Re: SolrJ stripping Carriage Returns

Posted by mkorthuis <mi...@gemvara.com>.
Hmm..  Reason:

When I debug it in eclipse, I am verifying that the value I am setting in
the SolrInputDocument includes '\r\n'.  However it only has '\n' in the
index.  It is just a simple string field in solr.

On Fri, Oct 14, 2011 at 2:23 PM, Chris Hostetter-3 [via Lucene] <
ml-node+s472066n3422431h58@n3.nabble.com> wrote:

>
> : We recently updated our Solr and Solr indexing from DIH using Solr 1.4 to
> our
> : own Hadoop import using SolrJ and Solr 3.4.
>         ...
> : Any document that has a string field value with a carriage return "\r" is
>
> : having that carriage return stripped before being added to the index.
>  All
> : line breaks "\n" are not being stripped.
>         ...
> : This did not occur with the DIH.
> :
> : Thoughts?
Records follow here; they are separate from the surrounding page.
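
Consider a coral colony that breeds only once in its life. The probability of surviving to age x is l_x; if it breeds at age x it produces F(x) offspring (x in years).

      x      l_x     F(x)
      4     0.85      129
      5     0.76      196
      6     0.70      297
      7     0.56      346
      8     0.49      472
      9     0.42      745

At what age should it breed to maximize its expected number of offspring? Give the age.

Expected offspring if breeding at age x = l_x × F(x):
  age 4: 0.85 × 129 = 109.650
  age 5: 0.76 × 196 = 148.960
  age 6: 0.70 × 297 = 207.900
  age 7: 0.56 × 346 = 193.760
  age 8: 0.49 × 472 = 231.280
  age 9: 0.42 × 745 = 312.900
Maximum at age 9 (312.900).

9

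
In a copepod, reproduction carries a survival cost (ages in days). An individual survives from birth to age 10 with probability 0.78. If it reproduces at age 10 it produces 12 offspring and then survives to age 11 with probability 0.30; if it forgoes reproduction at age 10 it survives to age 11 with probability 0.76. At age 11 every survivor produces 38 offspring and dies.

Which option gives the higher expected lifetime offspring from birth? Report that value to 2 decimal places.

22.53

breed at age 10: R₀ = 0.78 × (12 + 0.30 × 38) = 0.78 × 23.4000 = 18.2520
delay to age 11: R₀ = 0.78 × (0.76 × 38) = 0.78 × 28.8800 = 22.5264
Higher: delay to age 11 (22.5264).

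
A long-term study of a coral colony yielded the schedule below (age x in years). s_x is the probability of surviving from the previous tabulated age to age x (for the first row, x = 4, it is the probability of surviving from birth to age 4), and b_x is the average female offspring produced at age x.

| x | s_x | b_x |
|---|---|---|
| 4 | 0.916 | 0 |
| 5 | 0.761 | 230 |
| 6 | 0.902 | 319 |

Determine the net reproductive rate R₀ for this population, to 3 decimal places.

360.903

Survivorship from birth: l_x = s_4·s_5·…·s_x.
  l_4 = 0.91600
  l_5 = 0.69708
  l_6 = 0.62876
R₀ = Σ l_x b_x:
  age 4: 0.91600 × 0 = 0.0000
  age 5: 0.69708 × 230 = 160.3284
  age 6: 0.62876 × 319 = 200.5744
R₀ = 0.0000 + 160.3284 + 200.5744 = 360.9028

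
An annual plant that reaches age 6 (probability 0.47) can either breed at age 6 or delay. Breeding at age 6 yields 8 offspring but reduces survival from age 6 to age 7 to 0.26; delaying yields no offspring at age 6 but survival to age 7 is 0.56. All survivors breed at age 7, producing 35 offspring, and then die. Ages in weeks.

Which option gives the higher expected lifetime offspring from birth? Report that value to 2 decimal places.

9.21

breed at age 6: R₀ = 0.47 × (8 + 0.26 × 35) = 0.47 × 17.1000 = 8.0370
delay to age 7: R₀ = 0.47 × (0.56 × 35) = 0.47 × 19.6000 = 9.2120
Higher: delay to age 7 (9.2120).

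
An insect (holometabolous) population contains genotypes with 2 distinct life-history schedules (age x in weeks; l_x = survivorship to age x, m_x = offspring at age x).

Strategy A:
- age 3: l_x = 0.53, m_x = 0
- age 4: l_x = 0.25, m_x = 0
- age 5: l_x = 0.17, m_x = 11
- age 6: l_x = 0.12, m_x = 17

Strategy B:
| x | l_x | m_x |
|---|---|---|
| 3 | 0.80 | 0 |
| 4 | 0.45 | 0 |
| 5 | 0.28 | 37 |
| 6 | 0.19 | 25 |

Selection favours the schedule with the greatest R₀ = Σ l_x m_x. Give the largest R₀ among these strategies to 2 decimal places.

Strategy A: R₀ = 0.53×0 + 0.25×0 + 0.17×11 + 0.12×17 = 3.9100
Strategy B: R₀ = 0.80×0 + 0.45×0 + 0.28×37 + 0.19×25 = 15.1100
Highest R₀: strategy B with 15.1100.

15.11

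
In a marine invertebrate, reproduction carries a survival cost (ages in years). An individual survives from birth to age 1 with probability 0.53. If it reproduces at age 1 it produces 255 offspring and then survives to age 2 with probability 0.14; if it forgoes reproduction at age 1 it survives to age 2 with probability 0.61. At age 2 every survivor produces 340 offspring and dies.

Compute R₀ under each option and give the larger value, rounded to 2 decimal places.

160.38

breed at age 1: R₀ = 0.53 × (255 + 0.14 × 340) = 0.53 × 302.6000 = 160.3780
delay to age 2: R₀ = 0.53 × (0.61 × 340) = 0.53 × 207.4000 = 109.9220
Higher: breed at age 1 (160.3780).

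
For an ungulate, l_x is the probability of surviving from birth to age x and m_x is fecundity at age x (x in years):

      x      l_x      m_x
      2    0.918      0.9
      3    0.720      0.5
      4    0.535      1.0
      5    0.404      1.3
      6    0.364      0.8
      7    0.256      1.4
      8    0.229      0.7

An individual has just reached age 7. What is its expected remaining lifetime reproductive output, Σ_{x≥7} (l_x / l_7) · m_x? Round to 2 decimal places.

2.03

l_7 = 0.256. Conditional survival from age 7 to x is l_x / l_7.
  x=7: (0.256/0.256) × 1.4 = 1.4000
  x=8: (0.229/0.256) × 0.7 = 0.6262
Sum = 1.4000 + 0.6262 = 2.0262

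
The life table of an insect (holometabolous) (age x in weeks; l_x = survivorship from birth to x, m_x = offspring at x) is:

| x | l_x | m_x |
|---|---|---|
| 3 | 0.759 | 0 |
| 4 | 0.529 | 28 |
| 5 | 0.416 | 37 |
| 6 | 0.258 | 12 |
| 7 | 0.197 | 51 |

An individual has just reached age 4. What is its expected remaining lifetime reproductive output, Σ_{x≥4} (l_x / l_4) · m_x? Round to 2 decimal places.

81.94

l_4 = 0.529. Conditional survival from age 4 to x is l_x / l_4.
  x=4: (0.529/0.529) × 28 = 28.0000
  x=5: (0.416/0.529) × 37 = 29.0964
  x=6: (0.258/0.529) × 12 = 5.8526
  x=7: (0.197/0.529) × 51 = 18.9924
Sum = 28.0000 + 29.0964 + 5.8526 + 18.9924 = 81.9414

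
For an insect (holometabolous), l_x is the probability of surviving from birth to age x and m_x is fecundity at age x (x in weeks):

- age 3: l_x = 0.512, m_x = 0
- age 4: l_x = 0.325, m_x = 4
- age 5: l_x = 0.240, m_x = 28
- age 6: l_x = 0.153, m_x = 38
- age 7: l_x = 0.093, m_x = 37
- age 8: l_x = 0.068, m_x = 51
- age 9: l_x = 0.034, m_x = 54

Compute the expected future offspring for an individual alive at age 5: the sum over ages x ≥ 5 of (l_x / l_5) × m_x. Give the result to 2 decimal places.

88.66

l_5 = 0.240. Conditional survival from age 5 to x is l_x / l_5.
  x=5: (0.240/0.240) × 28 = 28.0000
  x=6: (0.153/0.240) × 38 = 24.2250
  x=7: (0.093/0.240) × 37 = 14.3375
  x=8: (0.068/0.240) × 51 = 14.4500
  x=9: (0.034/0.240) × 54 = 7.6500
Sum = 28.0000 + 24.2250 + 14.3375 + 14.4500 + 7.6500 = 88.6625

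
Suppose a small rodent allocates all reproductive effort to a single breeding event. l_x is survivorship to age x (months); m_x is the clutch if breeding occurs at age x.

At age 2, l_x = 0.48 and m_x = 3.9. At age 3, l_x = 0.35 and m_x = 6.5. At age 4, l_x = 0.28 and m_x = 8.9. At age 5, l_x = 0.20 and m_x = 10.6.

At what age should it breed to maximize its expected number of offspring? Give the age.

Expected offspring if breeding at age x = l_x × m_x:
  age 2: 0.48 × 3.9 = 1.872
  age 3: 0.35 × 6.5 = 2.275
  age 4: 0.28 × 8.9 = 2.492
  age 5: 0.20 × 10.6 = 2.120
Maximum at age 4 (2.492).

4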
Is there a way to not have solrJ strip all carriage returns?
>
> What makes you think this is SolrJ?  If it is, you should be able to
> create a ~10 line test of SOlrJ demonstrating this with hard coded date.
>
> I suspect your data is getting cleaned somewhere else in your data flow
> that didn't exist when DIH was fetching it directly.
>
>
>
> -Hoss
>
>
> ------------------------------
>  If you reply to this email, your message will be added to the discussion
> below:
>
> http://lucene.472066.n3.nabble.com/SolrJ-stripping-Carriage-Returns-tp3420557p3422431.html
>  To unsubscribe from SolrJ stripping Carriage Returns, click here<http://lucene.472066.n3.nabble.com/template/NamlServlet.jtp?macro=unsubscribe_by_code&node=3420557&code=bWljaGFlbEBnZW12YXJhLmNvbXwzNDIwNTU3fDIwMzg4NDQ2MDE=>.
>
>



-- 
Michael Korthuis
Platform Architect
Gemvara Inc.


--
View this message in context: http://lucene.472066.n3.nabble.com/SolrJ-stripping-Carriage-Returns-tp3420557p3422479.html
Sent from the Solr - User mailing list archive at Nabble.com.

Re: SolrJ stripping Carriage Returns

Posted by Chris Hostetter <ho...@fucit.org>.
: We recently updated our Solr and Solr indexing from DIH using Solr 1.4 to our
: own Hadoop import using SolrJ and Solr 3.4.   
	...
: Any document that has a string field value with a carriage return "\r" is
: having that carriage return stripped before being added to the index.  All
: line breaks "\n" are not being stripped.  
	...
: This did not occur with the DIH.  
: 
: Thoughts? Is there a way to not have solrJ strip all carriage returns?

What makes you think this is SolrJ?  If it is, you should be able to 
create a ~10 line test of SOlrJ demonstrating this with hard coded date.

I suspect your data is getting cleaned somewhere else in your data flow 
that didn't exist when DIH was fetching it directly.



-Hoss